Es kamen selbstverständlich auch »stillere Zeiten«. Aber wenn in diesen die Fehde ruhte, so ruhte doch selten der Groll im Herzen, und allerorten, wo Adel und Bürger bei Wein und Bier, bei Spiel und Festlichkeit zusammenkamen, war immer Gefahr vorhanden, die alte Fehde neu ausbrechen zu sehen. Die bitterste der Art, die lange nachwirkte, fiel in die zweite Hälfte des fünfzehnten Jahrhunderts. Es verhielt sich damit wie folgt.

In einem Wirtshause Ruppins saßen Adlige und Bürger beieinander; man trank, man schwatzte, aus dem Schwatzen wurde Streit, ein Adliger zog seine Waffe und stach einen der Bürger nieder. Die Tat wurde ruchbar auf der Stelle, und die Stadt, die damals noch ihre eigene Gerichtsbarkeit hatte, ließ den Übeltäter greifen, gefangensetzen und verurteilte ihn zum Tode durch das Schwert. Als das Urteil und die zur Vollziehung festgesetzte Zeit unter dem Adel der Umgegend bekannt wurde, versammelten sich die Edelleute dicht vor dem Tore in der Nähe der Richtstätte, um ihren Standesgenossen zu befreien. Der Rat jedoch, der davon Kunde erhielt, traf seine Maßregeln. Er hielt das Außentor verschlossen und ließ dem Verurteilten zwischen dem Außen- und Innentore (»nahe bei dem ersteren, damit die Ritter es hören könnten«) den Kopf abschlagen. Dann wurde das Außentor geöffnet, und die Edelleute durften den Leichnam ihres gerichteten Standesgenossen zur Bestattung mit sich nehmen. Der Adel klagte bei dem Markgrafen, wahrscheinlich bei Albrecht Achill, und der Stadt, der in diesem Falle trotz ihrer eigenen Gerichtsbarkeit die Pflicht obgelegen hätte, eine höhere Instanz anzurufen – wurde als Strafe auferlegt: hinfort keinen freien Adler mehr im Wappen zu führen, sondern einen verkappten. Noch bis zu Anfang des vorigen Jahrhunderts deutete ein eisernes Kreuz zwischen Außen- und Innentor die Stelle an, wo die Stadt, über ihr Recht hinaus, einen ihrem Gericht nicht unterstellten Adligen vom Leben zum Tode gebracht hatte.

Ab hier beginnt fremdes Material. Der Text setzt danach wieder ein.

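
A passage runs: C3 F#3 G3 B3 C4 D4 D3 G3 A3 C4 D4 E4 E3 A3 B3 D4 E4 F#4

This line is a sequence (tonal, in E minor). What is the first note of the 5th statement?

Unit = 6 notes; the statements start on C3, D3, E3, moving up a 2nd each time.
Extending the heads up a 2nd: F#3 → G3.

G3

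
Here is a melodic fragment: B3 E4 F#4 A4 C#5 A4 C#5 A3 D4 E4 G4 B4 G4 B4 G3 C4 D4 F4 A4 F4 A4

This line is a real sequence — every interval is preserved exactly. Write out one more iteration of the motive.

F3 Bb3 C4 Eb4 G4 Eb4 G4

The 7-note cells begin on B3, A3, G3 — each down a 2nd from the last.
Statement 4 starts on F3 and keeps the same exact contour: F3 Bb3 C4 Eb4 G4 Eb4 G4.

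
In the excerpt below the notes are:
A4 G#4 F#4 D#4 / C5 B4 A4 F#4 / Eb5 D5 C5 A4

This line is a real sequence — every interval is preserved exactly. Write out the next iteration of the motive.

Taking 4-note groups, the heads are A4, C5, Eb5: the pattern moves up a 3rd.
So cell 4 is Gb5 F5 Eb5 C5.

Gb5 F5 Eb5 C5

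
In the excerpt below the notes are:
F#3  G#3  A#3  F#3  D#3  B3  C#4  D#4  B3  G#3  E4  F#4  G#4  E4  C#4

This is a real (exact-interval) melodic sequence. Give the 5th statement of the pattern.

Unit = 5 notes; the statements start on F#3, B3, E4, moving up a 4th each time.
Carrying on: A4 → D5.
From D5 the exact shape gives D5 E5 F#5 D5 B4.

D5 E5 F#5 D5 B4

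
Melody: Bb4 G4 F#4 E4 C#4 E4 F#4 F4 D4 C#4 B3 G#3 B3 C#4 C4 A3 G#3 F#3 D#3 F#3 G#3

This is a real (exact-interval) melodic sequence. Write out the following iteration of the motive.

G3 E3 D#3 C#3 A#2 C#3 D#3

Unit = 7 notes; the statements start on Bb4, F4, C4, moving down a 4th each time.
From G3 the exact shape gives G3 E3 D#3 C#3 A#2 C#3 D#3.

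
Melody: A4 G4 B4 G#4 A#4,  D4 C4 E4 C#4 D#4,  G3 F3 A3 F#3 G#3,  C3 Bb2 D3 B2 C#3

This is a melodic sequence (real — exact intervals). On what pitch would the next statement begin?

Unit = 5 notes; the statements start on A4, D4, G3, C3, moving down a 5th each time.
The next head, down a 5th from C3, is F2.

F2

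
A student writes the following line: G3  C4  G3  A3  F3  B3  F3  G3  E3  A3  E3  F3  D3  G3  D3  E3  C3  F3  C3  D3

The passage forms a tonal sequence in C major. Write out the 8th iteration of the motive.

The 4-note cells begin on G3, F3, E3, D3, C3 — each down a 2nd from the last.
Carrying on: B2 → A2 → G2.
So cell 8 is G2 C3 G2 A2.

G2 C3 G2 A2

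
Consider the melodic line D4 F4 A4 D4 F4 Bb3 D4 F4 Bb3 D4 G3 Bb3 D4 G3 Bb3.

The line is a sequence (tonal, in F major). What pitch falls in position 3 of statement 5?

The unit is 5 notes. Position-3 pitches of the 3 shown cells: A4, F4, D4.
Extending down a 3rd: Bb3 → G3.

G3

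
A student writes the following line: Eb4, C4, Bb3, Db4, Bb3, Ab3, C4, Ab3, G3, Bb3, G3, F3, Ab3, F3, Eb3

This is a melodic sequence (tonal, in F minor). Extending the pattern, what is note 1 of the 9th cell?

Grouping in 3s, the 1st note of each cell is Eb4, Db4, C4, Bb3, Ab3.
Each moves down a 2nd. Continuing: G3 → F3 → Eb3 → Db3.

Db3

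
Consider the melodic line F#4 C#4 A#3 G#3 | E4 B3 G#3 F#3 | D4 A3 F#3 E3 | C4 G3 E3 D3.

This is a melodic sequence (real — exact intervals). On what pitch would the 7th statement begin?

Gb3

The 4-note cells begin on F#4, E4, D4, C4 — each down a 2nd from the last.
Continuing: Bb3 → Ab3 → Gb3. Statement 7 starts on Gb3.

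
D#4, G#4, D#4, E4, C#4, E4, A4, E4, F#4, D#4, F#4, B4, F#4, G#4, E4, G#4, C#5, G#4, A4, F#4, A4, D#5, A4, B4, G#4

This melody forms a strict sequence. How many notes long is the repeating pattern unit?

25 notes total. Splitting into 5 groups of 5:
D#4 G#4 D#4 E4 C#4 | E4 A4 E4 F#4 D#4 | F#4 B4 F#4 G#4 E4 | G#4 C#5 G#4 A4 F#4 | A4 D#5 A4 B4 G#4
Every group is a transposition up a 2nd of the one before; no shorter unit works.

5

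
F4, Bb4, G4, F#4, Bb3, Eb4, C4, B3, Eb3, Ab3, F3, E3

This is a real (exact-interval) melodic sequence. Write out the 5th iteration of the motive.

Db2 Gb2 Eb2 D2

Taking 4-note groups, the heads are F4, Bb3, Eb3: the pattern moves down a 5th.
Continuing the starts: Ab2 → Db2.
From Db2 the exact shape gives Db2 Gb2 Eb2 D2.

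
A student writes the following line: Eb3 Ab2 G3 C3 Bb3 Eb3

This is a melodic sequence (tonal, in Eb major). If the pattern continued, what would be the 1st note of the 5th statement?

With 2-note cells, note 1 of each statement runs Eb3, G3, Bb3.
Each moves up a 3rd. Continuing: D4 → F4.

F4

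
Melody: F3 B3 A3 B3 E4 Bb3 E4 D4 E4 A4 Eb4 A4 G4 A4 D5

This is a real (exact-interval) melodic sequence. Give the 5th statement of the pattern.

The 5-note cells begin on F3, Bb3, Eb4 — each up a 4th from the last.
Continuing the starts: Ab4 → Db5.
So cell 5 is Db5 G5 F5 G5 C6.

Db5 G5 F5 G5 C6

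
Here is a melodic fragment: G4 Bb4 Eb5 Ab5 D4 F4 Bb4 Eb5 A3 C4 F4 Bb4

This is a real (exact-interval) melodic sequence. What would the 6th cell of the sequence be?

Unit = 4 notes; the statements start on G4, D4, A3, moving down a 4th each time.
Extending down a 4th: E3 → B2 → F#2.
From F#2 the exact shape gives F#2 A2 D3 G3.

F#2 A2 D3 G3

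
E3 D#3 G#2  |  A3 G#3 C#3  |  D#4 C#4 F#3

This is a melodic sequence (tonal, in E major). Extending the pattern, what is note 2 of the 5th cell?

Grouping in 3s, the 2nd note of each cell is D#3, G#3, C#4.
Carrying that up a 4th forward: F#4 → B4.

B4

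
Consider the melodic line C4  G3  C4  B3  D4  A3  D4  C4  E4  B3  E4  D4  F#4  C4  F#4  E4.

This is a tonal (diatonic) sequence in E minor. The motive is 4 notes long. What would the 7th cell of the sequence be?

Taking 4-note groups, the heads are C4, D4, E4, F#4: the pattern moves up a 2nd.
Extending up a 2nd: G4 → A4 → B4.
So cell 7 is B4 F#4 B4 A4.

B4 F#4 B4 A4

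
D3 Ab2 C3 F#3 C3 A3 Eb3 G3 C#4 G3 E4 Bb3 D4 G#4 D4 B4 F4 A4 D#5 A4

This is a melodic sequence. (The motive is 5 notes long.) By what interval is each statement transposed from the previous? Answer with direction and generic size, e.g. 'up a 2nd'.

With a 5-note motive the entries are D3, A3, E4, B4, each up a 5th from the previous.
D3 to A3 is up a 5th.

up a 5th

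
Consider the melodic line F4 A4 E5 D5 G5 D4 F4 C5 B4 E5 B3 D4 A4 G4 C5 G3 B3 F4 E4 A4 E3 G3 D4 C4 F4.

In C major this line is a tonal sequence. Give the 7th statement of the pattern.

A2 C3 G3 F3 B3

Taking 5-note groups, the heads are F4, D4, B3, G3, E3: the pattern moves down a 3rd.
Continuing the starts: C3 → A2.
Statement 7 starts on A2 and keeps the same diatonic contour: A2 C3 G3 F3 B3.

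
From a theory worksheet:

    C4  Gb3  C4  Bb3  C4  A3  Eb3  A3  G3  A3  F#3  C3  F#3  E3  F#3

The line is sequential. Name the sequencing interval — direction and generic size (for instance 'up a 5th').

With a 5-note motive the entries are C4, A3, F#3, each down a 3rd from the previous.
C4 to A3 is down a 3rd.

down a 3rd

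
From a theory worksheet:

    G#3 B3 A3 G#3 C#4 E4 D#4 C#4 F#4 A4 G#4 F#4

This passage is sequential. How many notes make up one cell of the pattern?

Try groups of 4 (3 cells in 12 notes):
G#3 B3 A3 G#3 | C#4 E4 D#4 C#4 | F#4 A4 G#4 F#4
That's a consistent up a 4th shift per cell, and no other grouping gives one.

4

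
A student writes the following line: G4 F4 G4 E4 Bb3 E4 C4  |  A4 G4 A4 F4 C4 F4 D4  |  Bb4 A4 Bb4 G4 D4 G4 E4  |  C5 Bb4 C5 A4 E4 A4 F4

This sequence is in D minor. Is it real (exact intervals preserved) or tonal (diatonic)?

tonal

Every note is diatonic to D minor.
Cell 1 has -3 semitones from note 3 to 4, but cell 2 has -4 — the interval quality changes while the contour stays the same, which is the hallmark of a tonal sequence.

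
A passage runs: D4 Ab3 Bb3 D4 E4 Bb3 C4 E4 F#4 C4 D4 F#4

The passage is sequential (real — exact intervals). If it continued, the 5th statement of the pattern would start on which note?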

Ob der »verkappte Adler« den Ruppinern ein besonderes Herzeleid angetan, stehe dahin, jedenfalls aber sahen sie sich von härteren und fühlbareren Folgen betroffen, als sie, bei anderer Gelegenheit, ebenfalls ihren Rechtseifer nicht gezügelt und an einem Geistlichen, an dem Diakonus Jakob Schildicke, eine »rasche Justiz« geübt hatten. Die Sache war die:

In der Stadt Ruppin, wie in der Umgegend, waren seit einiger Zeit Diebstähle aller Art verübt worden; Geld, Tuch, goldene und silberne Geräte wurden sowohl aus Privathäusern wie aus Kirchen entwendet. Verdacht entstand gegen diesen und jenen, verschiedene wurden eingezogen; alle jedoch mußten wieder entlassen werden, weil die Untersuchung nichts gegen sie ergab. Endlich setzte der Magistrat eine Haussuchung fest, von der auch die Geistlichen, deren Ruppin damals gegen fünfzig zählte, nicht ausgeschlossen blieben. Und wirklich, in der Wohnung des Jakob Schildicke fand man das gestohlene Gut. In seinem geistlichen Ornate ward er ins Gefängnis geführt, und sein eigenes Geständnis, das am andern Tage erfolgte, überzeugte die Richter von seiner Schuld. Aber dies eigene Geständnis genügte nicht, und durch Glockenläuten wurde das Volk zusammengerufen, um unter Gottes freiem Himmel ein ordentlich Gericht zu halten und die Strafe für diesen seltenen Verbrecher festzusetzen. So wollten es Richter und Magistrat. Das Volk indes war gegen jeden Aufschub und verlangte stürmisch und ohne gesetzliche Prozedur die augenblickliche Hinrichtung. Zwei Bürger, Koppe Königsberg und Heinrich Keller, wurden durchs Los zu Vollstreckern gewählt (man hatte damals, wenigstens in den kleineren Städten, noch keinen Nachrichter), und Jakob Schildicke hing am Galgen, ehe noch eine Stunde vergangen war. Dies Stück Volksjustiz – dem entgegenzutreten Richter und Magistrat nicht die Macht hatten – rief innerhalb der gesamten Geistlichkeit einen Sturm des Unwillens hervor, die Bischöfe von Havelberg und Brandenburg brachten es vor den Papst, und Ruppin ward in den Bann getan. Handel und Verkehr stockten, die Tore waren wie gesperrt, und jeder Ruppiner, der sich außerhalb der Stadt betreffen ließ, war vogelfrei. Es kostete viel demütiges Bitten, eh endlich, nach sechs Jahren, die Absolution erwirkt werden konnte, der umwohnende Adel aber fand es bequem, keine Notiz von der Freisprechungsbulle zu nehmen und seine Angriffe, unter dem Titel: »Im Dienst der Kirche«, fortzusetzen.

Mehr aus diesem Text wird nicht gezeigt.